Преодолеть художественный герметизм Манн попытался гораздо раньше: «Волшебная гора» появилась в печати в 1924 году, а в 1914-м он оставляет свою «игру», чтобы конкретную историческую ситуацию преобразовать в «непосредственные данные сознания», реализовать свой статус гражданина в качестве германского подданного. Речь идет о часто упоминаемому в данном исследовании полемическому сочинению «Размышления аполитичного» (1918) - в нем Т. Манн использовал метод интроспекции в целях, имеющих весьма отдаленное отношение к собственному творчеству. Этот труд самопознания был спровоцирован войной, война же и обусловила расстановку в нем основных идеологических акцентов. Но идеологию «Размышлений», при всей ее субъективной окраске, нельзя считать «чистым самосознанием» писателя.

Это попытка ассимилировать внешний, чуждый ему материал, постичь мысль, идею с их содержательно-предметной, а не только формально-логической стороны, разрядить в глубине своего Я духовный опыт, в концентрации которого он не принимал ни малейшего сознательного участия. Но именно то обстоятельство, что раньше Т. Манн не очень задумывался о предметности идеи, о ее общественно-значимом содержании, привело к тому, что предметность немецкой культуры была воспринята им как сублимация массового общественного сознания, сложившегося в Германии на рубеже веков, вместе с его реакционными духовно-историческими предпосылками. В «Очерке моей жизни» (1930) он признавался, что он не мог установить необходимую дистанцию между собой и «всеобщей верой», т.е., по существу, индивидуалистической спецификой своего образования, которое исключало какие-либо общественно-политические традиции; поэтому он и не был способен дать объективно-отстраненную оценку происходящих событий, его отношение к войне приобрело «немецки-позитивный» характер.

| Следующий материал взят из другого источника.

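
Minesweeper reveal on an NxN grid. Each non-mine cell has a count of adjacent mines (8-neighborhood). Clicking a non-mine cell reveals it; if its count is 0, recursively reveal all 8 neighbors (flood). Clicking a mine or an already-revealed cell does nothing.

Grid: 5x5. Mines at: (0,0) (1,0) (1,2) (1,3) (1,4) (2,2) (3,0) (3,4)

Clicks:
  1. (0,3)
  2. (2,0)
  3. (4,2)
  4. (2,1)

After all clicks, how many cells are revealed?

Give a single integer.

Click 1 (0,3) count=3: revealed 1 new [(0,3)] -> total=1
Click 2 (2,0) count=2: revealed 1 new [(2,0)] -> total=2
Click 3 (4,2) count=0: revealed 6 new [(3,1) (3,2) (3,3) (4,1) (4,2) (4,3)] -> total=8
Click 4 (2,1) count=4: revealed 1 new [(2,1)] -> total=9

Answer: 9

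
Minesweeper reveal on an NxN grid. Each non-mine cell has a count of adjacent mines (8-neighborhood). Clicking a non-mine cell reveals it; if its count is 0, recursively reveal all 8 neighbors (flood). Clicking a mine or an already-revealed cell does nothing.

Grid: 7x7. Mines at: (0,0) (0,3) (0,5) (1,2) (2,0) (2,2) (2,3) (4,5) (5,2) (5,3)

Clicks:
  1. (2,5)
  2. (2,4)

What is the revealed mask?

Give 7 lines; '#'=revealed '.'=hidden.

Click 1 (2,5) count=0: revealed 9 new [(1,4) (1,5) (1,6) (2,4) (2,5) (2,6) (3,4) (3,5) (3,6)] -> total=9
Click 2 (2,4) count=1: revealed 0 new [(none)] -> total=9

Answer: .......
....###
....###
....###
.......
.......
.......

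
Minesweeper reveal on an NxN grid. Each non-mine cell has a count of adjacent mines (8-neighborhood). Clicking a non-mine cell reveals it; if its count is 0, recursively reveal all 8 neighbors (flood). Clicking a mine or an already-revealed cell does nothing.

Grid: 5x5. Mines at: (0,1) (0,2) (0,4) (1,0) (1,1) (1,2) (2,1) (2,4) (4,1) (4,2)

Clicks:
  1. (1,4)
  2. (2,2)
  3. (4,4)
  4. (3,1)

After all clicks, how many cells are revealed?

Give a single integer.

Click 1 (1,4) count=2: revealed 1 new [(1,4)] -> total=1
Click 2 (2,2) count=3: revealed 1 new [(2,2)] -> total=2
Click 3 (4,4) count=0: revealed 4 new [(3,3) (3,4) (4,3) (4,4)] -> total=6
Click 4 (3,1) count=3: revealed 1 new [(3,1)] -> total=7

Answer: 7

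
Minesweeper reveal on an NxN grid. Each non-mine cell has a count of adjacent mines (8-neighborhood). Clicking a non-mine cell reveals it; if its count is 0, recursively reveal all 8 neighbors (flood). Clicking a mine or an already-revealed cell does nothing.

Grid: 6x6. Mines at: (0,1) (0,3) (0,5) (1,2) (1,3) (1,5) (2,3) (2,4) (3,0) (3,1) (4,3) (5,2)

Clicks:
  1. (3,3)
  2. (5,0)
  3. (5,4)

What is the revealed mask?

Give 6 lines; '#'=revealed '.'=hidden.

Click 1 (3,3) count=3: revealed 1 new [(3,3)] -> total=1
Click 2 (5,0) count=0: revealed 4 new [(4,0) (4,1) (5,0) (5,1)] -> total=5
Click 3 (5,4) count=1: revealed 1 new [(5,4)] -> total=6

Answer: ......
......
......
...#..
##....
##..#.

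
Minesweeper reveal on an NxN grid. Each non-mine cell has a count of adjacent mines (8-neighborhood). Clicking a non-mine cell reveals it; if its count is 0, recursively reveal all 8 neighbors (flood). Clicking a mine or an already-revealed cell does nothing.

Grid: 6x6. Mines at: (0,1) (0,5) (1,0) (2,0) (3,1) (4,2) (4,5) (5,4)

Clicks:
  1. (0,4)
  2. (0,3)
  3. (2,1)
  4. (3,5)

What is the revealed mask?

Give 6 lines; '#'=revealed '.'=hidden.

Click 1 (0,4) count=1: revealed 1 new [(0,4)] -> total=1
Click 2 (0,3) count=0: revealed 14 new [(0,2) (0,3) (1,2) (1,3) (1,4) (1,5) (2,2) (2,3) (2,4) (2,5) (3,2) (3,3) (3,4) (3,5)] -> total=15
Click 3 (2,1) count=3: revealed 1 new [(2,1)] -> total=16
Click 4 (3,5) count=1: revealed 0 new [(none)] -> total=16

Answer: ..###.
..####
.#####
..####
......
......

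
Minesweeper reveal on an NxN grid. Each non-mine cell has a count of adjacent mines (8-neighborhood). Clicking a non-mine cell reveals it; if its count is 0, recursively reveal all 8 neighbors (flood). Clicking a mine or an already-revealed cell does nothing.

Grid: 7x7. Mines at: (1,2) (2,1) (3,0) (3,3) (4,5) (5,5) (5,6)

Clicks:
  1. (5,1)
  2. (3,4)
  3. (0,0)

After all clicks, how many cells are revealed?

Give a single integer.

Click 1 (5,1) count=0: revealed 15 new [(4,0) (4,1) (4,2) (4,3) (4,4) (5,0) (5,1) (5,2) (5,3) (5,4) (6,0) (6,1) (6,2) (6,3) (6,4)] -> total=15
Click 2 (3,4) count=2: revealed 1 new [(3,4)] -> total=16
Click 3 (0,0) count=0: revealed 4 new [(0,0) (0,1) (1,0) (1,1)] -> total=20

Answer: 20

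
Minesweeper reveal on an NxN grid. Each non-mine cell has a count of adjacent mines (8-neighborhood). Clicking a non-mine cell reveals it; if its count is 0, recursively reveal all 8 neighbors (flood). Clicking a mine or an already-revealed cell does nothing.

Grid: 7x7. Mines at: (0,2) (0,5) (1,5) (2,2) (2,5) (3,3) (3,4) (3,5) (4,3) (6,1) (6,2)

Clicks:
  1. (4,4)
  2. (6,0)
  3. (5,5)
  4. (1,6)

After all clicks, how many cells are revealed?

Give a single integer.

Answer: 13

Derivation:
Click 1 (4,4) count=4: revealed 1 new [(4,4)] -> total=1
Click 2 (6,0) count=1: revealed 1 new [(6,0)] -> total=2
Click 3 (5,5) count=0: revealed 10 new [(4,5) (4,6) (5,3) (5,4) (5,5) (5,6) (6,3) (6,4) (6,5) (6,6)] -> total=12
Click 4 (1,6) count=3: revealed 1 new [(1,6)] -> total=13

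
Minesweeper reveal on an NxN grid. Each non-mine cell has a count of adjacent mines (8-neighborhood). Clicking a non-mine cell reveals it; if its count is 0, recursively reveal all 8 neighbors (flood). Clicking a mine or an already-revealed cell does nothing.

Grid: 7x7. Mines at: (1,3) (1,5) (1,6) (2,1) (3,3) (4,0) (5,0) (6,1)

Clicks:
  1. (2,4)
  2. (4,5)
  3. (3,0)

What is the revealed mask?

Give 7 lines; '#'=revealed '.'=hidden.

Click 1 (2,4) count=3: revealed 1 new [(2,4)] -> total=1
Click 2 (4,5) count=0: revealed 20 new [(2,5) (2,6) (3,4) (3,5) (3,6) (4,2) (4,3) (4,4) (4,5) (4,6) (5,2) (5,3) (5,4) (5,5) (5,6) (6,2) (6,3) (6,4) (6,5) (6,6)] -> total=21
Click 3 (3,0) count=2: revealed 1 new [(3,0)] -> total=22

Answer: .......
.......
....###
#...###
..#####
..#####
..#####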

Философию Ф. Ницше Манн оценивал теперь преимущественно в той мере, в какой она подтверждала националистически понятую предметность немецкого духа. Автор «Заратустры» на время перестает быть главным оппонентом писателя по вопросам эстетики, тем более, что последняя еще не рассматривалась им в контексте всего мировоззрения Ф. Ницше.

Несмотря на своеобразный эстетический аристократизм, заключающийся в признании особой, утонченно-трагической экзистенции художника, несмотря на многочисленные заявления об имманентно-напряженной, духовно-самодостаточной субстанции искусства, Т. Манн не избежал влияния и самого тривиального, некритически усвоенного ницшеанства. Поэтому духовная позиция, завоеванная в «Смерти в Венеции», не спасает его от измены разуму, от опьянения «романтическим варварством», от утверждения, что искусство и война взаимообусловливают друг друга и представляют собой специфически- немецкое единство. В данном случае он исходил скорее из «всеобщей веры», чем из своего глубоко-личного, интеллектуально-эстетического прочтения Ф. Ницше, которое исключало какую-либо вульгаризированную и опошленную модель интерпретации. Духовный аристократизм писателя и его «немецкая позитивность» образовали тот мучительный для него самого комплекс противоречий, который нельзя было снять в «игре» - душевная конвульсия, нечистая совесть по отношению к им самим установленному идеалу не позволяли свободно отдаться пластическому формообразованию. Индивидуализм Т. Манна вылился в исповедь, а тем самым в значительной степени была преодолена его эстетическая эзотеричность (по его утверждению, всякая исповедь есть социальная этика).

Главная цель «Размышлений», как ее определил Т. Манн, - самопознание через самоопределение, следовательно, она включала в себя и преодоление той предметности немецкого духа, которая была волюнтаристически навязана ему «злобой дня», но не являлась его истинным содержанием. В самом трактате этот тезис не высказан в четкой форме, но имплицитно в нем уже содержался.

«Размышления аполитичного», как отмечалось выше, отрицательным образом способствовали активизации мировоззренческого потенциала Т. Манна, точно так же они привели и к углублению его эстетических взглядов. Он приходит к следующему выводу: признать форму нравственным категорическим императивом художника - еще не значит определить жизненно-позитивную цель искусства, его сущностно-значимую природу; определение сущности искусства с необходимостью требует выхода за пределы самого искусства, а заодно и переоценки определенных принципов и идей.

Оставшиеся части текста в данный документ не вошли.